The adroit interactions among students from kindergarten to High School also exhibited a degree of commitment to the process of learning. Effective communication — whether through class room teaching, skits and plays, games and lab experiments, various cultural programmes and fun contests – all collectively made the experience rich.
The delegation members were self-contained and gifted and quite enthusiastically indulged in classroom hopping and were totally taken by the inquisitiveness and learning ability of the Indian students. Many of them knew quite a bit about India and loved the country for its culture, multi-linguistic society, multi-culturalism and spiritual studies.
Whether it was Amy, Briana or Lauren, they all reiterated that such exchange programmes offered exciting options to learn from experiences, explore all together different places and make use of the quality education available in different parts of the world. Most importantly, it teaches the value of shared living, learning and experiencing, echoed Jessica, Kevin and Cally. Students who come on such programmes take an entirely different approach to cultural adjustment than many of their peers, said their leader, Dr.Mitchel Kelly, clinical psychologist and Olympic wrestler.

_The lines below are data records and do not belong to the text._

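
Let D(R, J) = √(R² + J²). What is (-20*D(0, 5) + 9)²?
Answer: 8281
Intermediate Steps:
D(R, J) = √(J² + R²)
(-20*D(0, 5) + 9)² = (-20*√(5² + 0²) + 9)² = (-20*√(25 + 0) + 9)² = (-20*√25 + 9)² = (-20*5 + 9)² = (-100 + 9)² = (-91)² = 8281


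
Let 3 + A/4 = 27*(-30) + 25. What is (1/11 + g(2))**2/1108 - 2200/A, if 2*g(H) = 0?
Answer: 18434547/26411396 ≈ 0.69798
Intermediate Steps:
g(H) = 0 (g(H) = (1/2)*0 = 0)
A = -3152 (A = -12 + 4*(27*(-30) + 25) = -12 + 4*(-810 + 25) = -12 + 4*(-785) = -12 - 3140 = -3152)
(1/11 + g(2))**2/1108 - 2200/A = (1/11 + 0)**2/1108 - 2200/(-3152) = (1/11 + 0)**2*(1/1108) - 2200*(-1/3152) = (1/11)**2*(1/1108) + 275/394 = (1/121)*(1/1108) + 275/394 = 1/134068 + 275/394 = 18434547/26411396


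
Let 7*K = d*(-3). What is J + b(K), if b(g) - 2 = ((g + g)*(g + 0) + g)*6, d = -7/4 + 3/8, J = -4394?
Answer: -3437289/784 ≈ -4384.3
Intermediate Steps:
d = -11/8 (d = -7*¼ + 3*(⅛) = -7/4 + 3/8 = -11/8 ≈ -1.3750)
K = 33/56 (K = (-11/8*(-3))/7 = (⅐)*(33/8) = 33/56 ≈ 0.58929)
b(g) = 2 + 6*g + 12*g² (b(g) = 2 + ((g + g)*(g + 0) + g)*6 = 2 + ((2*g)*g + g)*6 = 2 + (2*g² + g)*6 = 2 + (g + 2*g²)*6 = 2 + (6*g + 12*g²) = 2 + 6*g + 12*g²)
J + b(K) = -4394 + (2 + 6*(33/56) + 12*(33/56)²) = -4394 + (2 + 99/28 + 12*(1089/3136)) = -4394 + (2 + 99/28 + 3267/784) = -4394 + 7607/784 = -3437289/784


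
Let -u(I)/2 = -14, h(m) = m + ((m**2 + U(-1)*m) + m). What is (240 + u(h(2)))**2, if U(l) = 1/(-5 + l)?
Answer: 71824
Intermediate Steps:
h(m) = m**2 + 11*m/6 (h(m) = m + ((m**2 + m/(-5 - 1)) + m) = m + ((m**2 + m/(-6)) + m) = m + ((m**2 - m/6) + m) = m + (m**2 + 5*m/6) = m**2 + 11*m/6)
u(I) = 28 (u(I) = -2*(-14) = 28)
(240 + u(h(2)))**2 = (240 + 28)**2 = 268**2 = 71824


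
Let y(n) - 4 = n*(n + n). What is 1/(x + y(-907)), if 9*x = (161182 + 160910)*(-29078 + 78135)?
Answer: 1/1757297218 ≈ 5.6906e-10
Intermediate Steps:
y(n) = 4 + 2*n² (y(n) = 4 + n*(n + n) = 4 + n*(2*n) = 4 + 2*n²)
x = 1755651916 (x = ((161182 + 160910)*(-29078 + 78135))/9 = (322092*49057)/9 = (⅑)*15800867244 = 1755651916)
1/(x + y(-907)) = 1/(1755651916 + (4 + 2*(-907)²)) = 1/(1755651916 + (4 + 2*822649)) = 1/(1755651916 + (4 + 1645298)) = 1/(1755651916 + 1645302) = 1/1757297218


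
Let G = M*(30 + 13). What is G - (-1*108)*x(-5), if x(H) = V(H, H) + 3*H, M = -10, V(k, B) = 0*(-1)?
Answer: -2050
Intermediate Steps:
V(k, B) = 0
G = -430 (G = -10*(30 + 13) = -10*43 = -430)
x(H) = 3*H (x(H) = 0 + 3*H = 3*H)
G - (-1*108)*x(-5) = -430 - (-1*108)*3*(-5) = -430 - (-108)*(-15) = -430 - 1*1620 = -430 - 1620 = -2050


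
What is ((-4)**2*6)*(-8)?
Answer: -768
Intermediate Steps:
((-4)**2*6)*(-8) = (16*6)*(-8) = 96*(-8) = -768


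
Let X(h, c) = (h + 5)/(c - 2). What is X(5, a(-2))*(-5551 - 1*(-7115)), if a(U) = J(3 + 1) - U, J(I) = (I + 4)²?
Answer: 1955/8 ≈ 244.38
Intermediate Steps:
J(I) = (4 + I)²
a(U) = 64 - U (a(U) = (4 + (3 + 1))² - U = (4 + 4)² - U = 8² - U = 64 - U)
X(h, c) = (5 + h)/(-2 + c)
X(5, a(-2))*(-5551 - 1*(-7115)) = ((5 + 5)/(-2 + (64 - 1*(-2))))*(-5551 - 1*(-7115)) = (10/(-2 + (64 + 2)))*(-5551 + 7115) = (10/(-2 + 66))*1564 = (10/64)*1564 = ((1/64)*10)*1564 = (5/32)*1564 = 1955/8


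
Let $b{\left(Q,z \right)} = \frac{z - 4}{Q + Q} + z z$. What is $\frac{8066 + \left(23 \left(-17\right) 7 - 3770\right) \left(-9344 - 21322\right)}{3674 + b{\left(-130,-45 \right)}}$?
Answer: $\frac{51883449280}{1481789} \approx 35014.0$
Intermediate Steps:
$b{\left(Q,z \right)} = z^{2} + \frac{-4 + z}{2 Q}$ ($b{\left(Q,z \right)} = \frac{-4 + z}{2 Q} + z^{2} = z^{2} + \frac{-4 + z}{2 Q}$)
$\frac{8066 + \left(23 \left(-17\right) 7 - 3770\right) \left(-9344 - 21322\right)}{3674 + b{\left(-130,-45 \right)}} = \frac{8066 + \left(23 \left(-17\right) 7 - 3770\right) \left(-9344 - 21322\right)}{3674 + \frac{-2 + \frac{1}{2} \left(-45\right) - 130 \left(-45\right)^{2}}{-130}} = \frac{8066 + \left(\left(-391\right) 7 - 3770\right) \left(-30666\right)}{3674 - \frac{-2 - \frac{45}{2} - 263250}{130}} = \frac{8066 + \left(-2737 - 3770\right) \left(-30666\right)}{3674 - \frac{-2 - \frac{45}{2} - 263250}{130}} = \frac{8066 - -199543662}{3674 - - \frac{526549}{260}} = \frac{8066 + 199543662}{3674 + \frac{526549}{260}} = \frac{199551728}{\frac{1481789}{260}} = 199551728 \cdot \frac{260}{1481789} = \frac{51883449280}{1481789}$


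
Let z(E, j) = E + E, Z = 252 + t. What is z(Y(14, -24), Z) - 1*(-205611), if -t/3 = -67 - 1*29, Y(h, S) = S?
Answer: 205563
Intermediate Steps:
t = 288 (t = -3*(-67 - 1*29) = -3*(-67 - 29) = -3*(-96) = 288)
Z = 540 (Z = 252 + 288 = 540)
z(E, j) = 2*E
z(Y(14, -24), Z) - 1*(-205611) = 2*(-24) - 1*(-205611) = -48 + 205611 = 205563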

From attending the morning assembly to sitting in classrooms and staffrooms and answering patiently the innumerable questions fired at them, the Iowa team also witnessed much of Indian arts and culture. Art from waste, in particular evoked much interest as the visitors willing tried their hand at the craft work. They enjoyed the story telling sessions by toddlers to senior students and teachers and were amazed by the oratorical prowess of all.
The Board games particularly during Mathematics class and several hands-on activities, creative writing and humour sessions, brainstorming tangram exercises, debates and recitation of tongue twisters, snippets from Indian history, mimes on Boston tea party, junk food and environment protection, nature walks and farm visits, yoga and meditation, puppet shows and making of ads — all were smartly packaged that not only entertained the guests but also gave them a meaningful insight about the country and the State,
From traditional welcome to pongal celebrations made up the cultural feast and for the spirit of camaraderie friendly basketball matches were played between the host and the visiting teams. The coordinator of the reciprocal visit programme, Mr.Rajagopal, conducted exclusive interactive workshops with teachers to enable them to understand and explore how individual, family, community, environment and institutions govern problem solving, creativity, innovation and entrepreneurship. Quotations and anecdotes, success stories and personal experiences enriched this series of workshops.
Before leaving the visiting team gave a moving presentation sharing how much they enjoyed and that there experience was well beyond expectation. When comparing their own schools back home and the ones they visited here, they in particular appreciated the respect shown by the students to their teachers and the behaviour of teachers in return.
“A teacher’s personal behaviour plays a vital role in a student’s life. A student can be intrinsically motivated when the teacher plays the multiple-roles of a tutor, mother and friend. We saw it demonstrated here,” they wrote.